The bus screeched to a halt at the stop and that derailed Kumar’s train of thoughts. He hopped on the bus and found an empty seat in the very first row. It took few minutes for all the passengers to settle down before the bus got into motion again. Maybe today will be the start of a new phase in life-Kumar was headed to a reskilling initiative being run by the government. He would learn the skillets required for shop floor manufacturing operators in this digital age. He was hoping that once he understands what their pain point and challenges are, he will then work on skills required to train such professionals in the digital age. He had worked hard to build his career once, he could do it again.

As he looked outside to the horizon, the clouds moved from the city skyline and he could see the brightness from the sun again.


Views expressed are my own.

The story above is Sci-Fi today but part of it will be reality in 2029.

With  focus currently on “Reskilling” of shop floor talent to align with Digital Manufacturing and automated warehouses, a key area that is under the radar is the “reskilling” of  While collar talent.

Years from now-there will be a major market for training functional managers to take ownership of Machine Learning algorithms. Such training requires evolved expertise, more in line with analytics consulting, but with very specific skillsets. You will have to train the power users to help them understand the best in class approaches to “train” these machines. There will be a huge demand for resources trained to train these power users of planning algorithms.

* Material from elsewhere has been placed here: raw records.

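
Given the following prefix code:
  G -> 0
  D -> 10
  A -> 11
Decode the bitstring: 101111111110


Decoding step by step:
Bits 10 -> D
Bits 11 -> A
Bits 11 -> A
Bits 11 -> A
Bits 11 -> A
Bits 10 -> D


Decoded message: DAAAAD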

I really don’t plan to be the Kumar in my story. I like evolving as the field of my expertise evolves. Whenever I retire (will be an early retirement for sure but can’t say how many years from now), this will be an area that I plan to work during my retirement. This aligns very well with something that I consider one of my hobbies- learning and sharing what I learn.

With that in mind, I have registered two trademarks in US, China, India, Mexico and UK:

  • Suppl Chain Analytics Academy™
  • Certified Supply Chain Analytics Professional (CSCAP)™

I don’t plan to work on this in near future but you have to be ready for it. The demand is still not on the horizon but it will be soon. A great opportunity for companies in advanced analytics consulting to start investing in developing specialized talent for this.